A recent Congressional Research Service report, just issued two weeks ago, cites several examples where the Supreme Court has considered the issue of producing documents under subpoena. “The privilege protects a witness against being compelled to testify but generally not against a subpoena for existing documentary evidence. However, where compliance with a subpoena duces tecum would constitute implicit testimonial authentication of the documents produced, the privilege may apply,” the CRS says. (A subpoena duces tecum is a request for a witness to produce documents in court or at a hearing.)

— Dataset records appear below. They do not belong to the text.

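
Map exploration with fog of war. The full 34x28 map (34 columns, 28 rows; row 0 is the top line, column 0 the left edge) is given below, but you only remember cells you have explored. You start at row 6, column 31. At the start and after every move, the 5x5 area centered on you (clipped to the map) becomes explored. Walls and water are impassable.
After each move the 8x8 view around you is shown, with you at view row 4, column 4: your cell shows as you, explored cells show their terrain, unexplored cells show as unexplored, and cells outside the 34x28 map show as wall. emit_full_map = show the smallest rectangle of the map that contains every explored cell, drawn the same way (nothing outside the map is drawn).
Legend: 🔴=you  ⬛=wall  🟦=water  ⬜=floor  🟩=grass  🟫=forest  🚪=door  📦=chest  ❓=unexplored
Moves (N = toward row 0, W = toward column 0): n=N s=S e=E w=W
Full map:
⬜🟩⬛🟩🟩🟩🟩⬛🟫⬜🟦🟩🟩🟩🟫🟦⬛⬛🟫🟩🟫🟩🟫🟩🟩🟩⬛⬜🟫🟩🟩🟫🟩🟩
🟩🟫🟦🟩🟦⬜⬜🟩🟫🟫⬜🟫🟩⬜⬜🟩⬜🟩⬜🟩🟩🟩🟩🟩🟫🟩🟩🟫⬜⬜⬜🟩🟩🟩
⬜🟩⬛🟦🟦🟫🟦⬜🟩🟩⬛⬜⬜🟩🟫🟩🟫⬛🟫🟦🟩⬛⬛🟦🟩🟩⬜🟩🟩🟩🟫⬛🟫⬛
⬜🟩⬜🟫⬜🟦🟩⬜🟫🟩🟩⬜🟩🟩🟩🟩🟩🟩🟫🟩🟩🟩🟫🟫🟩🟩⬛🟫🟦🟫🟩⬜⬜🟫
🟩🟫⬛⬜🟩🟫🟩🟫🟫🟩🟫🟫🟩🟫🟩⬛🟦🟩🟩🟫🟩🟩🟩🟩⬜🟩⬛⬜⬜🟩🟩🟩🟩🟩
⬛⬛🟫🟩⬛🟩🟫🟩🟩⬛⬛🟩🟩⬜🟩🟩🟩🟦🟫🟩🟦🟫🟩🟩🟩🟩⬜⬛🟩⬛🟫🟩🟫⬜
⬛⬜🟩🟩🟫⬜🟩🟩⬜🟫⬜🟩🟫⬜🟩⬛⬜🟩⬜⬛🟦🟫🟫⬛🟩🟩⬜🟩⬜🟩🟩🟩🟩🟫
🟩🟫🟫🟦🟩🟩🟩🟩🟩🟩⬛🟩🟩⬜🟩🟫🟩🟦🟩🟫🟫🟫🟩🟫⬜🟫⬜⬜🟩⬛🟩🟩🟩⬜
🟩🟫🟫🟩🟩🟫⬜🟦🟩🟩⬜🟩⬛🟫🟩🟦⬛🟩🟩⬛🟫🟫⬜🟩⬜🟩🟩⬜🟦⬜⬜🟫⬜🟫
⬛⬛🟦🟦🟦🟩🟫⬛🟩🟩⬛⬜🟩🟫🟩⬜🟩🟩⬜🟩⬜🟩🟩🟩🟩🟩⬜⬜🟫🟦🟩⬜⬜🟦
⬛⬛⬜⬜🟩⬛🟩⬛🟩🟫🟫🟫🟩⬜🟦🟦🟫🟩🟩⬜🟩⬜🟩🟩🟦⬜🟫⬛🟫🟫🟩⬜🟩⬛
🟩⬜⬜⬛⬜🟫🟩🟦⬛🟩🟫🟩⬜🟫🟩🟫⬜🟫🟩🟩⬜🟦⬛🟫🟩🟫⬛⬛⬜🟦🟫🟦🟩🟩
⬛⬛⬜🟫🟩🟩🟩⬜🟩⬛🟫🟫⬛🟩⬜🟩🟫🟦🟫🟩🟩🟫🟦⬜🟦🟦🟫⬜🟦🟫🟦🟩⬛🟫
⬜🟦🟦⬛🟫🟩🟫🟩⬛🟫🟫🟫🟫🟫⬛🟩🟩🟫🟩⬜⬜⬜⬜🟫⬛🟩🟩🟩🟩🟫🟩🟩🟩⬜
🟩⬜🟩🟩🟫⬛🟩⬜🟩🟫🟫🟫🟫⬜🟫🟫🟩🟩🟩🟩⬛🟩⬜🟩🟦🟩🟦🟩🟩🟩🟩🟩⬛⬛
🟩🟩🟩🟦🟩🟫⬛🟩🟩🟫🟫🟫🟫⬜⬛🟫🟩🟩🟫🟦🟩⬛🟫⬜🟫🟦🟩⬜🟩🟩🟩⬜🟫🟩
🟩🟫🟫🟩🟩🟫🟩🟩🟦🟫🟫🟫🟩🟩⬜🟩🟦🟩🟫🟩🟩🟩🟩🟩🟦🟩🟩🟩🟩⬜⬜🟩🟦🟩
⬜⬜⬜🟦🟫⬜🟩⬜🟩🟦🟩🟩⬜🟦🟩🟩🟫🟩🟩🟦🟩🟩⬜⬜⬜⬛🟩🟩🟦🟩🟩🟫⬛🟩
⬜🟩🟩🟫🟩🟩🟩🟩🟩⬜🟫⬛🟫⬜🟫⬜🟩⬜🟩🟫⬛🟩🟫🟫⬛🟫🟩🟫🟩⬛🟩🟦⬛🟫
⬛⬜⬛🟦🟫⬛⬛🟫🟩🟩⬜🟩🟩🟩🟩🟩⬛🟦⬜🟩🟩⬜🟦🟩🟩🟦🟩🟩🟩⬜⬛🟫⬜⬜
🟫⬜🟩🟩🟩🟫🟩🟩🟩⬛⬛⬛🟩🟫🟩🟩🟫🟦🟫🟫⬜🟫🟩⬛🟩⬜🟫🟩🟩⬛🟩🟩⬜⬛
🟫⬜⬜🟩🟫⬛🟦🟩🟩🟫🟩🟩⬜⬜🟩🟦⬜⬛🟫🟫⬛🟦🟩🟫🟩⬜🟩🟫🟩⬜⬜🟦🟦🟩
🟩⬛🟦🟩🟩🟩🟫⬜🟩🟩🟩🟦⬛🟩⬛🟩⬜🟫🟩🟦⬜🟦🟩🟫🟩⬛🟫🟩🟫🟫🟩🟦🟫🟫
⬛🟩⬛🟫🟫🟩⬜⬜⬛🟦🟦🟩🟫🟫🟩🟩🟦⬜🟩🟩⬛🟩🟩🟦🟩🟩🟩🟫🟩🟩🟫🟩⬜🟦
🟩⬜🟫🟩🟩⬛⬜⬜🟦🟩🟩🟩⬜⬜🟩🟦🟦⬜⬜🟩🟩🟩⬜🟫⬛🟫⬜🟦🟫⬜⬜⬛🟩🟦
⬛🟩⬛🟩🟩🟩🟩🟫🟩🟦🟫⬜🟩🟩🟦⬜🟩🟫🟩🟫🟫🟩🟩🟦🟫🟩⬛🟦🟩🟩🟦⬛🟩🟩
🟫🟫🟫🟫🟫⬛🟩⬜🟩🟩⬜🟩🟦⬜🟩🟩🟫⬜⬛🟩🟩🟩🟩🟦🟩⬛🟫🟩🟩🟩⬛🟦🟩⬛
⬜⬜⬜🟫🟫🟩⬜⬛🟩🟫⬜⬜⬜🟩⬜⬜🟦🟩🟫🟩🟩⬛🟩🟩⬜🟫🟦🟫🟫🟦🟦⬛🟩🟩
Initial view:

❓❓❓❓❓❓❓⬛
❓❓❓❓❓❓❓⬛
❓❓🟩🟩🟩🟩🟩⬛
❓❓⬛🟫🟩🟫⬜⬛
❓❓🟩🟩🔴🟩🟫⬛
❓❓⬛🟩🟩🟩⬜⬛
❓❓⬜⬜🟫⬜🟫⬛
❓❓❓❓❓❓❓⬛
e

❓❓❓❓❓❓⬛⬛
❓❓❓❓❓❓⬛⬛
❓🟩🟩🟩🟩🟩⬛⬛
❓⬛🟫🟩🟫⬜⬛⬛
❓🟩🟩🟩🔴🟫⬛⬛
❓⬛🟩🟩🟩⬜⬛⬛
❓⬜⬜🟫⬜🟫⬛⬛
❓❓❓❓❓❓⬛⬛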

The CRS cites several cases where the production of business records was at issue, and Flynn’s attorneys named a more-recent Supreme Court decision in their letter to Senate investigators, United States v. Hubbell.  In an 8-1 decision, Justice John Paul Stevens in his majority decision tackled one of two questions related to Webster Hubbell’s involvement in the Whitewater controversy: Whether the Fifth Amendment privilege protects a witness from being compelled to disclose the existence of incriminating documents that the government is unable to describe with reasonable particularity.

“It was unquestionably necessary for respondent to make extensive use of the contents of his own mind in identifying the hundreds of documents responsive to the requests in the subpoena,” Stevens said back in 2000. “The assembly of those documents was like telling an inquisitor the combination to a wall safe, not like being forced to surrender the key to a strongbox.”

“In sum, we have no doubt that the constitutional privilege against self-incrimination protects the target of a grand jury investigation from being compelled to answer questions designed to elicit information about the existence of sources of potentially incriminating evidence. That constitutional privilege has the same application to the testimonial aspect of a response to a subpoena seeking discovery of those sources,” Stevens concluded.

For now, the Senate is awaiting comment from Flynn’s attorneys. But in past cases where the Senate has sought contempt charges, the process has been slow and not always successful.

In one scenario, Flynn also could be charged under a criminal contempt statute, which would send the matter to the executive branch for criminal prosecution. That would put the ball in the court of Attorney General Jeff Sessions to consider contempt of Congress charges. The Senate also can rely on the judicial branch to enforce a congressional subpoena under a civil judgment from a federal court. If Flynn didn’t comply, he could face contempt of court charges and not contempt of Congress charges.

As for Flynn or anyone facing jail time if found in contempt of Congress, the last person to receive a prison sentence in a related case was Rita Lavelle in 1983. The former EPA official won her contempt case in court, but she was found guilty on a perjury charge and served a short sentence.

According to CRS, at least six people have faced contempt charges made by the Senate in civil court since 1979, but the Senate hasn't used that power in the case of an executive branch official who refused to comply with a subpoena.

Scott Bomboy is the editor in chief of the National Constitution Center.